Embedding Attributes

Like the pose attributes, the embedding attributes are also added as a new section in the object string representation and treated as Additional attributes. There can be more than one section of additional attributes, which should be separated by “|#|”.

" primary attributes \|#\| secondary attributes \| confidence \|#\|......embedding attributes......"

Further breaking it down:

" ID + bbox attributes \|#\| appearance attributes \| confidence \|#\|embedding|dimension-1,dimension-2,…,dimension-N\| "

Example Frame JSON will be:

{
      "version": "4.0",
      "id": "frame-id",
      "@timestamp": "2018-04-11T04:59:59.828Z",
      "sensorId": "sensor-id",
      "objects": [
            "323|1800|140|1800|190|Person|#|female|30|black|none|formal|5.5|0.8|#|embedding|0.9881,0.677869,0.779454,0.375686,0.396891,0.747902,0.91728,0.481577,0.706675,0.181111|"
      ]
}

The first attribute value indicates that the following attributes represent an embedding. Each embedding consists of a sequence of values of a pre-defined dimension N, separated by comma.

Single-View 3D Tracking Attributes

Like the pose and embedding attributes, the single-view 3D tracking (SV3DT) attributes are also added as a new section in the object string representation and treated as Additional attributes, which should be separated by “|#|”.

" primary attributes \|#\| secondary attributes \|#|......SV3DT attributes......"

Further breaking it down:

" ID + bbox attributes \|#\| appearance attributes
\|#|SV3DT|visibility|foot-location-2D|foot-location-3D|convex-hull-2D\| "

Example Frame JSON will be:

{
      "version": "4.0",
      "id": "frame-id",
      "@timestamp": "2018-04-11T04:59:59.828Z",
      "sensorId": "sensor-id",
      "objects": [
            "323|1800|140|1800|190|Person|#|female|30|black|none|formal|5.5|0.8|#|SV3DT|0.991698|297.655,179.069|17.56687,20.29478|-19,-33,-18,-32,3,35|"
      ]
}

The first attribute value indicates that the following attributes represent SV3DT.

The second attribute value is the visibility which is a floating number between 0 and 1 indicating the ratio of visible bodyparts under occlusion.

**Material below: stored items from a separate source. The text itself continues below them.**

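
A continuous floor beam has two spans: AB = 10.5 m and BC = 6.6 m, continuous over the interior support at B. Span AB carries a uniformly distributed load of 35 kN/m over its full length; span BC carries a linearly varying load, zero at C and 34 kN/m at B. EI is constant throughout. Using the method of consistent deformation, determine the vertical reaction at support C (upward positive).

Take M_B as the redundant. Released structure: two simple spans AB and BC with a hinge at B.
Discontinuity in slope at B on the released structure — sum the simple-span end rotations:
  span AB: UDL 35: wL³/(24EI) = 1688/EI
  span BC: triangular load, peak 34: w₀L³/(45EI) = 217.2/EI
  relative rotation θ_0 = (1688 + 217.2)/EI = 1905/EI
A unit hogging moment at B produces rotation L₁/(3EI) + L₂/(3EI) = 5.7/EI.
Compatibility: M_B·(L₁+L₂)/(3EI) = θ_0, giving M_B = 334.3 kN·m (hogging).
Span BC, ΣM about C: R_B^{BC}·6.6 = 493.7 + 334.3, so R_B^{BC} = 125.4 kN and R_C = 112.2 − 125.4 = -13.25 kN.

R_C = -13.25 kN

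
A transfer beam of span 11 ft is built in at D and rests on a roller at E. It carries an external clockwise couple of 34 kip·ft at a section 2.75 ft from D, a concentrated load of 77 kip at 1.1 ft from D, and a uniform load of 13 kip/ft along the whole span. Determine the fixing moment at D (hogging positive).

M_D = 280.7 kip·ft

Choose R_E as the redundant. The primary structure is the cantilever fixed at D.
Free-end deflection of the primary structure under the applied loading (downward +):
  clockwise couple 34 at a = 2.75: M₀a(2L − a)/(2EI) = 899.9/EI
  point load 77 at a = 1.1: Pa²(3L − a)/(6EI) = 495.4/EI
  UDL 13: wL⁴/(8EI) = 23792/EI
  δ_0 = 25187/EI
Tip deflection under a unit load at E: L³/(3EI) = 443.7/EI.
Compatibility at E: δ_0 − R_E·δ_{EE} = 0, so R_E = 25187/443.7 = 56.77 kip.
Moment equilibrium about D: M_D = Σ(load moments about D) − R_E·L = 905.2 − 56.77×11 = 280.7 kip·ft.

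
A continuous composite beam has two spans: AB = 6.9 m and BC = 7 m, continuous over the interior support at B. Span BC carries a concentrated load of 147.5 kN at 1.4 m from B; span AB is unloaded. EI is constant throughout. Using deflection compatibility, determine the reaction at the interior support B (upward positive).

R_B = 139.5 kN

Take M_B as the redundant. Released structure: two simple spans AB and BC with a hinge at B.
Rotations at B on the released spans (each span's end-slope, ×1/EI):
  span BC: point load 147.5 at a = 1.4: Pab(L + b)/(6LEI) = 346.9/EI
  relative rotation θ_0 = (0 + 346.9)/EI = 346.9/EI
A unit hogging moment at B produces rotation L₁/(3EI) + L₂/(3EI) = 4.633/EI.
Slope continuity at B: θ_0 = M_B·4.633/EI, so M_B = 346.9/4.633 = 74.87 kN·m (hogging).
Span AB, ΣM about A with M_B applied at B: R_B^{AB}·6.9 = 0 + 74.87, so R_B^{AB} = 10.85 kN and R_A = 0 − 10.85 = -10.85 kN.
Span BC, ΣM about C: R_B^{BC}·7 = 826 + 74.87, so R_B^{BC} = 128.7 kN and R_C = 147.5 − 128.7 = 18.8 kN.
R_B = 10.85 + 128.7 = 139.5 kN.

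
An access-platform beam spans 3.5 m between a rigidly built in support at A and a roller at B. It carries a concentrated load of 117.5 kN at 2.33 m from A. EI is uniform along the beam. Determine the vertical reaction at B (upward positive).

R_B = 60.78 kN

Release the roller at B. Primary structure: cantilever fixed at A.
Deflection at B on the released cantilever, summing each load's contribution:
  point load 117.5 at a = 2.33: Pa²(3L − a)/(6EI) = 868.6/EI
Tip deflection under a unit load at B: L³/(3EI) = 14.29/EI.
The prop prevents deflection at B: R_B = δ_0/δ_{BB} = 868.6/14.29 = 60.78 kN.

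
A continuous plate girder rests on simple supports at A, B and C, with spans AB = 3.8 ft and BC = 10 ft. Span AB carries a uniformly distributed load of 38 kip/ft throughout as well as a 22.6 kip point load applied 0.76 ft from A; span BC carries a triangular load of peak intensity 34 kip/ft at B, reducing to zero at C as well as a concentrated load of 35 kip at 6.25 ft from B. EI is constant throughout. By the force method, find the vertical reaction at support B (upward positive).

Release continuity at B by inserting a hinge; the redundant is the internal moment M_B. The primary structure is two simply-supported spans AB and BC.
Discontinuity in slope at B on the released structure — sum the simple-span end rotations:
  span AB: UDL 38: wL³/(24EI) = 86.88/EI
  span AB: point load 22.6 at a = 0.76: Pab(L + a)/(6LEI) = 10.44/EI
  span BC: triangular load, peak 34: w₀L³/(45EI) = 755.6/EI
  span BC: point load 35 at a = 6.25: Pab(L + b)/(6LEI) = 188/EI
  relative rotation θ_0 = (97.32 + 943.5)/EI = 1041/EI
A unit hogging moment at B produces rotation L₁/(3EI) + L₂/(3EI) = 4.6/EI.
Slope continuity at B: θ_0 = M_B·4.6/EI, so M_B = 1041/4.6 = 226.3 kip·ft (hogging).
Span AB, ΣM about A with M_B applied at B: R_B^{AB}·3.8 = 291.5 + 226.3, so R_B^{AB} = 136.3 kip and R_A = 167 − 136.3 = 30.73 kip.
Span BC, ΣM about C: R_B^{BC}·10 = 1265 + 226.3, so R_B^{BC} = 149.1 kip and R_C = 205 − 149.1 = 55.91 kip.
R_B = 136.3 + 149.1 = 285.4 kip.

R_B = 285.4 kip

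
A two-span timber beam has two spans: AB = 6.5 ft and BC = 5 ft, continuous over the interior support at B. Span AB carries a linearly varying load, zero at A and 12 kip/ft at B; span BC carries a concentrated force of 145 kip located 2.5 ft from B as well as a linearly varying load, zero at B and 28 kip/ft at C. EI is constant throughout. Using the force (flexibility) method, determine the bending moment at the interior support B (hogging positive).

Release continuity at B by inserting a hinge; the redundant is the internal moment M_B. The primary structure is two simply-supported spans AB and BC.
End slopes at the hinge B, treating each span as simply supported:
  span AB: triangular load, peak 12: w₀L³/(45EI) = 73.23/EI
  span BC: point load 145 at a = 2.5: Pab(L + b)/(6LEI) = 226.6/EI
  span BC: triangular load, peak 28: 7w₀L³/(360EI) = 68.06/EI
  relative rotation θ_0 = (73.23 + 294.6)/EI = 367.9/EI
A unit hogging moment at B produces rotation L₁/(3EI) + L₂/(3EI) = 3.833/EI.
Slope continuity at B: θ_0 = M_B·3.833/EI, so M_B = 367.9/3.833 = 95.96 kip·ft (hogging).

M_B = 95.96 kip·ft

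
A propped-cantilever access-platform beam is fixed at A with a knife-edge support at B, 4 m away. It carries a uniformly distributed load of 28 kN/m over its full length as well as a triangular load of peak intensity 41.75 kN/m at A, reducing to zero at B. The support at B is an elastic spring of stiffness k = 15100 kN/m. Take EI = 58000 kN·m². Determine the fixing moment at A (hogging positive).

Release the roller at B. Primary structure: cantilever fixed at A.
Deflection at B on the released cantilever, summing each load's contribution:
  UDL 28: wL⁴/(8EI) = 896/EI
  triangular load, peak 41.75 at the fixed end: w₀L⁴/(30EI) = 356.3/EI
  δ_0 = 1252/EI
Tip deflection under a unit load at B: L³/(3EI) = 21.33/EI.
With EI = 58000 kN·m²: δ_0 = 0.021591 m and δ_{BB} = 0.000368 m/kN.
Compatibility — the spring shortens by R_B/k under the reaction it provides: δ_0 − R_B·δ_{BB} = R_B/k. With 1/k = 0.000066 m/kN, R_B = δ_0 / (δ_{BB} + 1/k) = 0.021591 / (0.000368 + 0.000066) = 49.74 kN.
Moment equilibrium about A: M_A = Σ(load moments about A) − R_B·L = 335.3 − 49.74×4 = 136.4 kN·m.

M_A = 136.4 kN·m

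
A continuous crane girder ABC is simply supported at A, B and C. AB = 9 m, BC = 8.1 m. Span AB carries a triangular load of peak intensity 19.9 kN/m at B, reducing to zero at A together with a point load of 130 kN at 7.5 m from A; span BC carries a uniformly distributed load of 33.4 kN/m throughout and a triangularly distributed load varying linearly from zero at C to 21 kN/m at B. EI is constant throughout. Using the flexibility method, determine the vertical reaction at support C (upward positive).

R_C = 125.6 kN

Insert a hinge at B; M_B is the redundant, and each span becomes simply supported.
Rotations at B on the released spans (each span's end-slope, ×1/EI):
  span AB: triangular load, peak 19.9: w₀L³/(45EI) = 322.4/EI
  span AB: point load 130 at a = 7.5: Pab(L + a)/(6LEI) = 446.9/EI
  span BC: UDL 33.4: wL³/(24EI) = 739.6/EI
  span BC: triangular load, peak 21: w₀L³/(45EI) = 248/EI
  relative rotation θ_0 = (769.3 + 987.6)/EI = 1757/EI
A unit hogging moment at B produces rotation L₁/(3EI) + L₂/(3EI) = 5.7/EI.
Slope continuity at B: θ_0 = M_B·5.7/EI, so M_B = 1757/5.7 = 308.2 kN·m (hogging).
Span BC, ΣM about C: R_B^{BC}·8.1 = 1555 + 308.2, so R_B^{BC} = 230 kN and R_C = 355.6 − 230 = 125.6 kN.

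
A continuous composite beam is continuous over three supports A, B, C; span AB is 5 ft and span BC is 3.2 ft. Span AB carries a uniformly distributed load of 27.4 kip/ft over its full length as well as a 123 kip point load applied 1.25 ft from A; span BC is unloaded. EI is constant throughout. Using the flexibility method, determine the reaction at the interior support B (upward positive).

R_B = 148.5 kip

Release continuity at B by inserting a hinge; the redundant is the internal moment M_B. The primary structure is two simply-supported spans AB and BC.
Discontinuity in slope at B on the released structure — sum the simple-span end rotations:
  span AB: UDL 27.4: wL³/(24EI) = 142.7/EI
  span AB: point load 123 at a = 1.25: Pab(L + a)/(6LEI) = 120.1/EI
  relative rotation θ_0 = (262.8 + 0)/EI = 262.8/EI
A unit hogging moment at B produces rotation L₁/(3EI) + L₂/(3EI) = 2.733/EI.
Slope continuity at B: θ_0 = M_B·2.733/EI, so M_B = 262.8/2.733 = 96.16 kip·ft (hogging).
Span AB, ΣM about A with M_B applied at B: R_B^{AB}·5 = 496.2 + 96.16, so R_B^{AB} = 118.5 kip and R_A = 260 − 118.5 = 141.5 kip.
Span BC, ΣM about C: R_B^{BC}·3.2 = 0 + 96.16, so R_B^{BC} = 30.05 kip and R_C = 0 − 30.05 = -30.05 kip.
R_B = 118.5 + 30.05 = 148.5 kip.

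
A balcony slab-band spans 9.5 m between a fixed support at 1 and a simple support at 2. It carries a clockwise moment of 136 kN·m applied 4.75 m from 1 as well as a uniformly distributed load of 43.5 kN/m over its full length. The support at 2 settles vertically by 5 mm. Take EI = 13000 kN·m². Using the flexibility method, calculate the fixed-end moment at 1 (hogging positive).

Remove the prop at 2; the released (primary) structure is a cantilever built in at 1.
Primary-structure tip deflection at 2 by superposition:
  clockwise couple 136 at a = 4.75: M₀a(2L − a)/(2EI) = 4603/EI
  UDL 43.5: wL⁴/(8EI) = 44289/EI
  δ_0 = 48892/EI
Flexibility coefficient — unit upward force at 2: δ_{22} = L³/(3EI) = 285.8/EI.
With EI = 13000 kN·m²: δ_0 = 3.7609 m and δ_{22} = 0.021984 m/kN.
Compatibility — the beam at 2 must follow the support down by 0.005 m: δ_0 − R_2·δ_{22} = 0.005, so R_2 = (3.7609 − 0.005)/0.021984 = 170.8 kN.
Moment equilibrium about 1: M_1 = Σ(load moments about 1) − R_2·L = 2099 − 170.8×9.5 = 475.9 kN·m.

M_1 = 475.9 kN·m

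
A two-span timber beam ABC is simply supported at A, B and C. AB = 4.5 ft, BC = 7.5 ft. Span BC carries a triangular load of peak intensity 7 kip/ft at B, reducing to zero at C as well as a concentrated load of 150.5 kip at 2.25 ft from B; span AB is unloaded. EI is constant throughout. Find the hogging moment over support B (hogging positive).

M_B = 142.3 kip·ft

Insert a hinge at B; M_B is the redundant, and each span becomes simply supported.
Discontinuity in slope at B on the released structure — sum the simple-span end rotations:
  span BC: triangular load, peak 7: w₀L³/(45EI) = 65.62/EI
  span BC: point load 150.5 at a = 2.25: Pab(L + b)/(6LEI) = 503.7/EI
  relative rotation θ_0 = (0 + 569.3)/EI = 569.3/EI
A unit hogging moment at B produces rotation L₁/(3EI) + L₂/(3EI) = 4/EI.
Compatibility: M_B·(L₁+L₂)/(3EI) = θ_0, giving M_B = 142.3 kip·ft (hogging).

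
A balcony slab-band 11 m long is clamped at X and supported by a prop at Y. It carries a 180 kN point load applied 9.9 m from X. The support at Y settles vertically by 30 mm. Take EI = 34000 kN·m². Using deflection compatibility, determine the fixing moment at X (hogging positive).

M_X = 123.3 kN·m

Choose R_Y as the redundant. The primary structure is the cantilever fixed at X.
Primary-structure tip deflection at Y by superposition:
  point load 180 at a = 9.9: Pa²(3L − a)/(6EI) = 67921/EI
Tip deflection under a unit load at Y: L³/(3EI) = 443.7/EI.
With EI = 34000 kN·m²: δ_0 = 1.9977 m and δ_{YY} = 0.013049 m/kN.
Compatibility — the beam at Y must follow the support down by 0.03 m: δ_0 − R_Y·δ_{YY} = 0.03, so R_Y = (1.9977 − 0.03)/0.013049 = 150.8 kN.
Moment equilibrium about X: M_X = Σ(load moments about X) − R_Y·L = 1782 − 150.8×11 = 123.3 kN·m.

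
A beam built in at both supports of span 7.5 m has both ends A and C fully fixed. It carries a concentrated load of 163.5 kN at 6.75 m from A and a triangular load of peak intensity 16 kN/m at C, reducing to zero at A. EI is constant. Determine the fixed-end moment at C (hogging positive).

Take the two fixed-end moments M_A, M_C as redundants; the released structure is the simple span AC.
Simple-span end rotations at A and C under the given loads:
  at A: point load 163.5 at a = 6.75: Pab(L + b)/(6LEI) = 151.7/EI
  at C: point load 163.5 at a = 6.75: Pab(L + a)/(6LEI) = 262.1/EI
  at A: triangular load, peak 16: 7w₀L³/(360EI) = 131.2/EI
  at C: triangular load, peak 16: w₀L³/(45EI) = 150/EI
  θ_A0 = 283/EI,  θ_C0 = 412.1/EI
Flexibility coefficients: a unit moment at one end gives L/(3EI) there and L/(6EI) at the far end, so f₁₁ = f₂₂ = 2.5/EI and f₁₂ = f₂₁ = 1.25/EI.
Compatibility — zero rotation at each built-in end:
  2.5 M_A + 1.25 M_C = 283
  1.25 M_A + 2.5 M_C = 412.1
Solving the pair gives M_A = 41.04 kN·m and M_C = 144.3 kN·m (hogging).

M_C = 144.3 kN·m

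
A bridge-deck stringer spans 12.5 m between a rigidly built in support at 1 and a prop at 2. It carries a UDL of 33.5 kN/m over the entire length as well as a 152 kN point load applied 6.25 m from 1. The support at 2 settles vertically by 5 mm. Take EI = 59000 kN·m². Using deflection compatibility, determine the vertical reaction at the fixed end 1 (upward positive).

R_1 = 366.7 kN

Choose R_2 as the redundant. The primary structure is the cantilever fixed at 1.
Free-end deflection of the primary structure under the applied loading (downward +):
  UDL 33.5: wL⁴/(8EI) = 102234/EI
  point load 152 at a = 6.25: Pa²(3L − a)/(6EI) = 30924/EI
  δ_0 = 133158/EI
Tip deflection under a unit load at 2: L³/(3EI) = 651/EI.
With EI = 59000 kN·m²: δ_0 = 2.2569 m and δ_{22} = 0.011035 m/kN.
Compatibility — the beam at 2 must follow the support down by 0.005 m: δ_0 − R_2·δ_{22} = 0.005, so R_2 = (2.2569 − 0.005)/0.011035 = 204.1 kN.
Vertical equilibrium: R_1 = ΣP − R_2 = 570.8 − 204.1 = 366.7 kN.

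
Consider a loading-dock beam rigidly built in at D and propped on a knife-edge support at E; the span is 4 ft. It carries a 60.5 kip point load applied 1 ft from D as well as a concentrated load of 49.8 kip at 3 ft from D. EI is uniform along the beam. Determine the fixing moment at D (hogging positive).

Choose R_E as the redundant. The primary structure is the cantilever fixed at D.
Free-end deflection of the primary structure under the applied loading (downward +):
  point load 60.5 at a = 1: Pa²(3L − a)/(6EI) = 110.9/EI
  point load 49.8 at a = 3: Pa²(3L − a)/(6EI) = 672.3/EI
  δ_0 = 783.2/EI
Tip deflection under a unit load at E: L³/(3EI) = 21.33/EI.
Compatibility at E: δ_0 − R_E·δ_{EE} = 0, so R_E = 783.2/21.33 = 36.71 kip.
Moment equilibrium about D: M_D = Σ(load moments about D) − R_E·L = 209.9 − 36.71×4 = 63.05 kip·ft.

M_D = 63.05 kip·ft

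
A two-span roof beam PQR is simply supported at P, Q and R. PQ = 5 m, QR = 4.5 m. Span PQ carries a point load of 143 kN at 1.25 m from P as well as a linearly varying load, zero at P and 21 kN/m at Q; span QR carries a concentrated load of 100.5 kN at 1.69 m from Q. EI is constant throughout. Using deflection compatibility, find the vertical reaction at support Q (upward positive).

R_Q = 177.1 kN

Release continuity at Q by inserting a hinge; the redundant is the internal moment M_Q. The primary structure is two simply-supported spans PQ and QR.
Rotations at Q on the released spans (each span's end-slope, ×1/EI):
  span PQ: point load 143 at a = 1.25: Pab(L + a)/(6LEI) = 139.6/EI
  span PQ: triangular load, peak 21: w₀L³/(45EI) = 58.33/EI
  span QR: point load 100.5 at a = 1.69: Pab(L + b)/(6LEI) = 129.2/EI
  relative rotation θ_0 = (198 + 129.2)/EI = 327.2/EI
A unit hogging moment at Q produces rotation L₁/(3EI) + L₂/(3EI) = 3.167/EI.
Compatibility: M_Q·(L₁+L₂)/(3EI) = θ_0, giving M_Q = 103.3 kN·m (hogging).
Span PQ, ΣM about P with M_Q applied at Q: R_Q^{PQ}·5 = 353.8 + 103.3, so R_Q^{PQ} = 91.42 kN and R_P = 195.5 − 91.42 = 104.1 kN.
Span QR, ΣM about R: R_Q^{QR}·4.5 = 282.4 + 103.3, so R_Q^{QR} = 85.72 kN and R_R = 100.5 − 85.72 = 14.78 kN.
R_Q = 91.42 + 85.72 = 177.1 kN.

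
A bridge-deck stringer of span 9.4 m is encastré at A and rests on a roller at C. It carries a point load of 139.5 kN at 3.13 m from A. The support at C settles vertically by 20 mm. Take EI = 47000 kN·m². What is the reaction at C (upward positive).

R_C = 17.23 kN

Release the roller at C. Primary structure: cantilever fixed at A.
Free-end deflection of the primary structure under the applied loading (downward +):
  point load 139.5 at a = 3.13: Pa²(3L − a)/(6EI) = 5710/EI
Tip deflection under a unit load at C: L³/(3EI) = 276.9/EI.
With EI = 47000 kN·m²: δ_0 = 0.1215 m and δ_{CC} = 0.005891 m/kN.
Compatibility — the beam at C must follow the support down by 0.02 m: δ_0 − R_C·δ_{CC} = 0.02, so R_C = (0.1215 − 0.02)/0.005891 = 17.23 kN.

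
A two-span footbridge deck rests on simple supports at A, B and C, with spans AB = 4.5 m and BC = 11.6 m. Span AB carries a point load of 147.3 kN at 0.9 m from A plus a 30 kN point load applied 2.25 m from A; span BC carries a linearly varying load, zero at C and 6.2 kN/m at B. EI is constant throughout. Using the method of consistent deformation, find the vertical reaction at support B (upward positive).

R_B = 88.46 kN

Insert a hinge at B; M_B is the redundant, and each span becomes simply supported.
Rotations at B on the released spans (each span's end-slope, ×1/EI):
  span AB: point load 147.3 at a = 0.9: Pab(L + a)/(6LEI) = 95.45/EI
  span AB: point load 30 at a = 2.25: Pab(L + a)/(6LEI) = 37.97/EI
  span BC: triangular load, peak 6.2: w₀L³/(45EI) = 215.1/EI
  relative rotation θ_0 = (133.4 + 215.1)/EI = 348.5/EI
A unit hogging moment at B produces rotation L₁/(3EI) + L₂/(3EI) = 5.367/EI.
Compatibility: M_B·(L₁+L₂)/(3EI) = θ_0, giving M_B = 64.93 kN·m (hogging).
Span AB, ΣM about A with M_B applied at B: R_B^{AB}·4.5 = 200.1 + 64.93, so R_B^{AB} = 58.89 kN and R_A = 177.3 − 58.89 = 118.4 kN.
Span BC, ΣM about C: R_B^{BC}·11.6 = 278.1 + 64.93, so R_B^{BC} = 29.57 kN and R_C = 35.96 − 29.57 = 6.389 kN.
R_B = 58.89 + 29.57 = 88.46 kN.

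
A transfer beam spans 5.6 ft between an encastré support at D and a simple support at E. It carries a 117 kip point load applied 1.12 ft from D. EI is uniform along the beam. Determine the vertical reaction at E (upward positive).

Remove the prop at E; the released (primary) structure is a cantilever built in at D.
Downward deflection at the released point E due to the loads:
  point load 117 at a = 1.12: Pa²(3L − a)/(6EI) = 383.5/EI
Flexibility coefficient — unit upward force at E: δ_{EE} = L³/(3EI) = 58.54/EI.
The prop prevents deflection at E: R_E = δ_0/δ_{EE} = 383.5/58.54 = 6.552 kip.

R_E = 6.552 kip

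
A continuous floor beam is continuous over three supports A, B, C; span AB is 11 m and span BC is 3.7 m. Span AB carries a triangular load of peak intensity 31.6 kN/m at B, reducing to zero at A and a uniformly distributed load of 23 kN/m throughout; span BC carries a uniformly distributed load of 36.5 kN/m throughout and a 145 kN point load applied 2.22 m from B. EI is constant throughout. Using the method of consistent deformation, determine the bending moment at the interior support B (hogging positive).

Release continuity at B by inserting a hinge; the redundant is the internal moment M_B. The primary structure is two simply-supported spans AB and BC.
End slopes at the hinge B, treating each span as simply supported:
  span AB: triangular load, peak 31.6: w₀L³/(45EI) = 934.7/EI
  span AB: UDL 23: wL³/(24EI) = 1276/EI
  span BC: UDL 36.5: wL³/(24EI) = 77.03/EI
  span BC: point load 145 at a = 2.22: Pab(L + b)/(6LEI) = 111.2/EI
  relative rotation θ_0 = (2210 + 188.2)/EI = 2398/EI
A unit hogging moment at B produces rotation L₁/(3EI) + L₂/(3EI) = 4.9/EI.
Slope continuity at B: θ_0 = M_B·4.9/EI, so M_B = 2398/4.9 = 489.5 kN·m (hogging).

M_B = 489.5 kN·m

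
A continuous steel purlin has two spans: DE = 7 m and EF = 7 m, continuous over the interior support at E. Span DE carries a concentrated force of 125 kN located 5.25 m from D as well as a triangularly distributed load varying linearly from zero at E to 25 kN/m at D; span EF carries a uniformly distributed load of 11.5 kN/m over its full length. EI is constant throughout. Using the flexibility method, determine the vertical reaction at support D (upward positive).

Take M_E as the redundant. Released structure: two simple spans DE and EF with a hinge at E.
Discontinuity in slope at E on the released structure — sum the simple-span end rotations:
  span DE: point load 125 at a = 5.25: Pab(L + a)/(6LEI) = 335/EI
  span DE: triangular load, peak 25: 7w₀L³/(360EI) = 166.7/EI
  span EF: UDL 11.5: wL³/(24EI) = 164.4/EI
  relative rotation θ_0 = (501.7 + 164.4)/EI = 666.1/EI
A unit hogging moment at E produces rotation L₁/(3EI) + L₂/(3EI) = 4.667/EI.
Compatibility: M_E·(L₁+L₂)/(3EI) = θ_0, giving M_E = 142.7 kN·m (hogging).
Span DE, ΣM about D with M_E applied at E: R_E^{DE}·7 = 860.4 + 142.7, so R_E^{DE} = 143.3 kN and R_D = 212.5 − 143.3 = 69.19 kN.

R_D = 69.19 kN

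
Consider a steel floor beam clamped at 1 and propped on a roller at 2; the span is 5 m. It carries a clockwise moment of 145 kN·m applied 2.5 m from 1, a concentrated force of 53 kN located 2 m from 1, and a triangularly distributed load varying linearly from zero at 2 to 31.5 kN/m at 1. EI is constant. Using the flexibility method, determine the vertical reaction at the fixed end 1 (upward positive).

R_1 = 72.35 kN

Release the roller at 2. Primary structure: cantilever fixed at 1.
Deflection at 2 on the released cantilever, summing each load's contribution:
  clockwise couple 145 at a = 2.5: M₀a(2L − a)/(2EI) = 1359/EI
  point load 53 at a = 2: Pa²(3L − a)/(6EI) = 459.3/EI
  triangular load, peak 31.5 at the fixed end: w₀L⁴/(30EI) = 656.2/EI
  δ_0 = 2475/EI
Tip deflection under a unit load at 2: L³/(3EI) = 41.67/EI.
The prop prevents deflection at 2: R_2 = δ_0/δ_{22} = 2475/41.67 = 59.4 kN.
Vertical equilibrium: R_1 = ΣP − R_2 = 131.8 − 59.4 = 72.35 kN.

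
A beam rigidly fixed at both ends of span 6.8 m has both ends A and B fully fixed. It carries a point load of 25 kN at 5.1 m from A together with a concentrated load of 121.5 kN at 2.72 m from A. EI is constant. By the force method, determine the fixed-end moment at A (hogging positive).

M_A = 126.9 kN·m

Take the two fixed-end moments M_A, M_B as redundants; the released structure is the simple span AB.
End rotations of the released simple span under the applied load (×1/EI):
  at A: point load 25 at a = 5.1: Pab(L + b)/(6LEI) = 45.16/EI
  at B: point load 25 at a = 5.1: Pab(L + a)/(6LEI) = 63.22/EI
  at A: point load 121.5 at a = 2.72: Pab(L + b)/(6LEI) = 359.6/EI
  at B: point load 121.5 at a = 2.72: Pab(L + a)/(6LEI) = 314.6/EI
  θ_A0 = 404.7/EI,  θ_B0 = 377.8/EI
Flexibility coefficients: a unit moment at one end gives L/(3EI) there and L/(6EI) at the far end, so f₁₁ = f₂₂ = 2.267/EI and f₁₂ = f₂₁ = 1.133/EI.
Compatibility — zero rotation at each built-in end:
  2.267 M_A + 1.133 M_B = 404.7
  1.133 M_A + 2.267 M_B = 377.8
Solving the pair gives M_A = 126.9 kN·m and M_B = 103.2 kN·m (hogging).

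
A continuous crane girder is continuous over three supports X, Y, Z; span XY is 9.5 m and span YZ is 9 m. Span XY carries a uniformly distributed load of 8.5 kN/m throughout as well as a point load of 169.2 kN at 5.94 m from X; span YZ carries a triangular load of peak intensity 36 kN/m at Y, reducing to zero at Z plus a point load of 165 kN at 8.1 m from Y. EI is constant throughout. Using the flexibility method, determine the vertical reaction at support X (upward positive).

Take M_Y as the redundant. Released structure: two simple spans XY and YZ with a hinge at Y.
End slopes at the hinge Y, treating each span as simply supported:
  span XY: UDL 8.5: wL³/(24EI) = 303.7/EI
  span XY: point load 169.2 at a = 5.94: Pab(L + a)/(6LEI) = 969.2/EI
  span YZ: triangular load, peak 36: w₀L³/(45EI) = 583.2/EI
  span YZ: point load 165 at a = 8.1: Pab(L + b)/(6LEI) = 220.5/EI
  relative rotation θ_0 = (1273 + 803.7)/EI = 2077/EI
A unit hogging moment at Y produces rotation L₁/(3EI) + L₂/(3EI) = 6.167/EI.
Slope continuity at Y: θ_0 = M_Y·6.167/EI, so M_Y = 2077/6.167 = 336.7 kN·m (hogging).
Span XY, ΣM about X with M_Y applied at Y: R_Y^{XY}·9.5 = 1389 + 336.7, so R_Y^{XY} = 181.6 kN and R_X = 249.9 − 181.6 = 68.33 kN.

R_X = 68.33 kN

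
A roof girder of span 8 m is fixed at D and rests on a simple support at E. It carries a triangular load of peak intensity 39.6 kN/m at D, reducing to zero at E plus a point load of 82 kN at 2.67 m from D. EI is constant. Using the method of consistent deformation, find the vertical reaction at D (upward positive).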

The third attribute is the x and y coordinates (in pixel) of foot location in 2D separated by comma, whereas the fourth attribute gives the foot location in 3D and the unit is meter.

The last attribute indicates the 2D convex hull coordinates relative to the bounding box center. In the above example, if the bounding box center is (286, 144), the convex hull is formed by the following three points.

(-19,-33)+(286,144)=(267,111)

(-18,-32)+(286,144)=(268,112)

(3,35)+(286,144)=(289,179)

Lip Activity Classification Attributes

The lip activity classification attributes are added as a new section in the object string representation and treated as Additional attributes.

They will be optionally present when the object type is Face. Each Face object will have its own lip activity classification attributes.

" primary attributes \|#\| secondary attributes \|#|......lip activity classification attributes......"

Further breaking it down:

" ID + bbox attributes \|#\| appearance attributes|#|lip_activity|class-label"

Where class-label is an enum with possible values of speaking, silent, undefined.

Example Frame JSON will be:

{
 "version":"4.0",
 "id":"frame-id",
 "@timestamp":"2018-04-11T04:59:59.828Z",
 "sensorId":"sensor-id",
 "objects": [
     "323|1200|140|1600|190|Face|#|lip_activity|speaking",
     "324|1600|160|1800|210|Face|#|lip_activity|silent"
 ]
}

Gaze Estimation Attributes

The gaze attributes are added as a new section in the object string representation and treated as Additional attributes.

They will be optionally present when the object type is Face. Each Face object will have its own gaze attributes.

" primary attributes \|#\| secondary attributes \|#|......gaze attributes......"

Further breaking it down:

” ID + bbox attributes |#| appearance-attributes|#|gaze|x|y|z|theta|phi”

Example Frame JSON will be:

 {
    "version":"4.0",
    "id":"frame-id",
    "@timestamp":"2018-04-11T04:59:59.828Z",
    "sensorId":"sensor-id",
    "objects": [
       "323|1200|140|1600|190|Face|#|gaze|100|120|130|0.042603|0.026154",
       "324|1600|160|1800|210|Face|#|gaze|100|120|130|0.005659|0.281006"
    ]

 }

Gaze point of reference x,y,z are in the camera coordinate system. theta, phi are angles.